Although the sun was very high in the sky, there was also room for physical activity. Twisted forces were tried, ran with spoon in the mouth and ate a crap cake fastest – noticeably hanging in a string from a tree. What the prizes were, we still don’t know. But hopefully will the winners get a note next week.
Our little stand collected approx. 2.1 million IDR (about 137 euros), all of which will be donated to those affected by Mount Agung. 137 Euro does not sound much, but when a cooked meal costs about 10,000IDR. in a warung, you must imagine how much food and water you can buy directly from the market. 137 Euros can buy a lot of rice and products from the local market.
I personally think it was some nice hours. here you had the opportunity to talk to the different students and the professors in a different level and in a different environment than in the class.
Really good initiative, with the right planning and support, it could turn out to be a big event and great tradition at the Udayana University.
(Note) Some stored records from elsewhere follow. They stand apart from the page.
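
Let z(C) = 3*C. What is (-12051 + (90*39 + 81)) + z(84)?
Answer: -8208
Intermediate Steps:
(-12051 + (90*39 + 81)) + z(84) = (-12051 + (90*39 + 81)) + 3*84 = (-12051 + (3510 + 81)) + 252 = (-12051 + 3591) + 252 = -8460 + 252 = -8208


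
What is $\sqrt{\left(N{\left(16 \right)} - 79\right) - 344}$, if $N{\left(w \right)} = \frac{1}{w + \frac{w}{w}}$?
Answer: $\frac{i \sqrt{122230}}{17} \approx 20.566 i$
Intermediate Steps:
$N{\left(w \right)} = \frac{1}{1 + w}$ ($N{\left(w \right)} = \frac{1}{w + 1} = \frac{1}{1 + w}$)
$\sqrt{\left(N{\left(16 \right)} - 79\right) - 344} = \sqrt{\left(\frac{1}{1 + 16} - 79\right) - 344} = \sqrt{\left(\frac{1}{17} - 79\right) - 344} = \sqrt{- \frac{1342}{17} - 344} = \sqrt{- \frac{7190}{17}} = \frac{i \sqrt{122230}}{17}$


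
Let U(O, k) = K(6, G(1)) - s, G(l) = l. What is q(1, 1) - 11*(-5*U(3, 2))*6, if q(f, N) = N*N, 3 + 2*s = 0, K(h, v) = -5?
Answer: -1154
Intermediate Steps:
s = -3/2 (s = -3/2 + (½)*0 = -3/2 + 0 = -3/2 ≈ -1.5000)
q(f, N) = N²
U(O, k) = -7/2 (U(O, k) = -5 - 1*(-3/2) = -5 + 3/2 = -7/2)
q(1, 1) - 11*(-5*U(3, 2))*6 = 1² - 11*(-5*(-7/2))*6 = 1 - 385*6/2 = 1 - 11*105 = 1 - 1155 = -1154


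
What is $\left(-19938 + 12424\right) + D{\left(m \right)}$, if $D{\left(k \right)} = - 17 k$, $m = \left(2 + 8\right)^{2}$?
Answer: $-9214$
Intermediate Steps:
$m = 100$ ($m = 10^{2} = 100$)
$\left(-19938 + 12424\right) + D{\left(m \right)} = \left(-19938 + 12424\right) - 1700 = -7514 - 1700 = -9214$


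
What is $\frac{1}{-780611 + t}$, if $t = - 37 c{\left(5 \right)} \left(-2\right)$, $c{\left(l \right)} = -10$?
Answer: $- \frac{1}{781351} \approx -1.2798 \cdot 10^{-6}$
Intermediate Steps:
$t = -740$ ($t = \left(-37\right) \left(-10\right) \left(-2\right) = 370 \left(-2\right) = -740$)
$\frac{1}{-780611 + t} = \frac{1}{-780611 - 740} = \frac{1}{-781351} = - \frac{1}{781351}$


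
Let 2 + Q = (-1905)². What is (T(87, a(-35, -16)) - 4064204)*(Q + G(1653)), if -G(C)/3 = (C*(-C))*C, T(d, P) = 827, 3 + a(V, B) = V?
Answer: -55073570391262758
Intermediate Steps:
a(V, B) = -3 + V
Q = 3629023 (Q = -2 + (-1905)² = -2 + 3629025 = 3629023)
G(C) = 3*C³ (G(C) = -3*C*(-C)*C = -3*(-C²)*C = -(-3)*C³ = 3*C³)
(T(87, a(-35, -16)) - 4064204)*(Q + G(1653)) = (827 - 4064204)*(3629023 + 3*1653³) = -4063377*(3629023 + 3*4516672077) = -4063377*(3629023 + 13550016231) = -4063377*13553645254 = -55073570391262758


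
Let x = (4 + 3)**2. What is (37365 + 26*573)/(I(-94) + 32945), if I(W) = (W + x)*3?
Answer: 52263/32810 ≈ 1.5929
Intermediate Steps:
x = 49 (x = 7**2 = 49)
I(W) = 147 + 3*W (I(W) = (W + 49)*3 = (49 + W)*3 = 147 + 3*W)
(37365 + 26*573)/(I(-94) + 32945) = (37365 + 26*573)/((147 + 3*(-94)) + 32945) = (37365 + 14898)/((147 - 282) + 32945) = 52263/(-135 + 32945) = 52263/32810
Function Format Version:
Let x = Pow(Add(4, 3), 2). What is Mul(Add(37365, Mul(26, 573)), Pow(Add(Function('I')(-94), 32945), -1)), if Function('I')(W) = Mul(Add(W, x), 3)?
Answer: Rational(52263, 32810) ≈ 1.5929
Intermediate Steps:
x = 49 (x = Pow(7, 2) = 49)
Function('I')(W) = Add(147, Mul(3, W)) (Function('I')(W) = Mul(Add(W, 49), 3) = Mul(Add(49, W), 3) = Add(147, Mul(3, W)))
Mul(Add(37365, Mul(26, 573)), Pow(Add(Function('I')(-94), 32945), -1)) = Mul(Add(37365, Mul(26, 573)), Pow(Add(Add(147, Mul(3, -94)), 32945), -1)) = Mul(Add(37365, 14898), Pow(Add(Add(147, -282), 32945), -1)) = Mul(52263, Pow(Add(-135, 32945), -1)) = Mul(52263, Pow(32810, -1)) = Mul(52263, Rational(1, 32810)) = Rational(52263, 32810)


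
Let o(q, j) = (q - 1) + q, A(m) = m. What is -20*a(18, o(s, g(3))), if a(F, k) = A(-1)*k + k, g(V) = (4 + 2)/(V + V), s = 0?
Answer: 0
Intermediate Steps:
g(V) = 3/V (g(V) = 6/((2*V)) = 6*(1/(2*V)) = 3/V)
o(q, j) = -1 + 2*q (o(q, j) = (-1 + q) + q = -1 + 2*q)
a(F, k) = 0 (a(F, k) = -k + k = 0)
-20*a(18, o(s, g(3))) = -20*0 = 0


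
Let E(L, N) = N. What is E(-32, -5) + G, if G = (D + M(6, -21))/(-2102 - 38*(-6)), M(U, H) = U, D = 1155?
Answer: -10531/1874 ≈ -5.6195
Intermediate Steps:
G = -1161/1874 (G = (1155 + 6)/(-2102 - 38*(-6)) = 1161/(-2102 + 228) = 1161/(-1874) = 1161*(-1/1874) = -1161/1874 ≈ -0.61953)
E(-32, -5) + G = -5 - 1161/1874 = -10531/1874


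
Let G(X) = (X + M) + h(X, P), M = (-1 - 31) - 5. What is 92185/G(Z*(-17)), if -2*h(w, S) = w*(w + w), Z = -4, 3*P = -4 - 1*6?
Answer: -92185/4593 ≈ -20.071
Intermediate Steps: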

In the village in which I live, there will be a great ceremony in the coming month (Yep, a whole month). This type of ceremony is only held between each. 30 or 40 years.
The owners of our warung invited us to the kick off at the beach and some of us join in our finest, newly purchased and traditional ceremony leather.
For the girls a sarong, blonde blouse with three-quarter sleeves and a colourfull scarf on the waist.
For boys a sarong, a white shirt and a matching hat.
The colors of this ceremony are yellow colors and white tops (as writing this, I realize, I sadly never got the explanation for the meaning of the colors). Did you wear other colors you would still be invited in – luckily for us 🙂
The ceromony was beautiful. Even though we do not understand what was said, one could feel the ambiance of festivities, joy and fellowship around the whole concept.
There was dancing, playing music, playing beans and sitting patiently on the hot tiles near the water and waiting for the ship with sacrifices to the gods to be taken off.
As a Westerner, it was a very nice experience to participate in this. Not least the reception of locals when we arrived in our beautiful clothes was overwhelming. Thumbs up and wide smile is a great signal to send when you want to say “Hey, you look nice” and a hand movement when they really want you to sit down next to one.
If you dream of experiencing such a scenario, I would recommend you follow someone who belongs to the current community and who can show you around. And not least, you should dress the right outfit. Tourists were nicely shown by the local security people across the street.
Traditions are something to respect and consider – not everything in Bali is for show for tourists.